WEAK-STRONG UNIQUENESS FOR COMPRESSIBLE NAVIER-STOKES SYSTEM WITH DEGENERATE VISCOSITY COEFFICIENT AND VACUUM IN ONE DIMENSION

We prove weak-strong uniqueness results for the compressible Navier-Stokes system with degenerate viscosity coefficients and with vacuum in one dimension. In other words, we give conditions on the weak solution constructed in [Q.S. Jiu and Z.P. Xin, Kinet. Relat. Models, 1(2): 313330, 2008] so that it is unique. The novelty consists of dealing with initial density rho(0) which contains vacuum. To do this we use the notion of relative entropy developed recently by Germain, Feireisl et al., and Mellet and Vasseur (see [P. Germain, J. Math.
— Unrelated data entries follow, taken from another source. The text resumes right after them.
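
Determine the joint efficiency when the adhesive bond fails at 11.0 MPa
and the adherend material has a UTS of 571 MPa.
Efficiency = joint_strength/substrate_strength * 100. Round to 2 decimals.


Joint efficiency = 11.0 / 571 * 100
= 1.93%

1.93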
Fluid Mech., 13(1): 137-146, 2011], [E. Feireisl, A. Novotny, and S. Yongzhong, Indiana University Mathematical Journal, 60(2): 611-632, 2011], [A. Mellet and A. Vasseur, SIAM J. Math. Anal., 39(4): 1344-1365, 2007/08]) combined with a new formulation of the compressible system ([B. Haspot, Journal of Mathematical Fluid Mechanics, HAL Id: hal-00770248, arXiv:1304.4502, 1, 2013], [B. Haspot, Eprint Arxiv, hal-01081580, 2014]); more precisely we introduce a new effective velocity nu which makes the system parabolic on the density and hyperbolic on the velocity nu.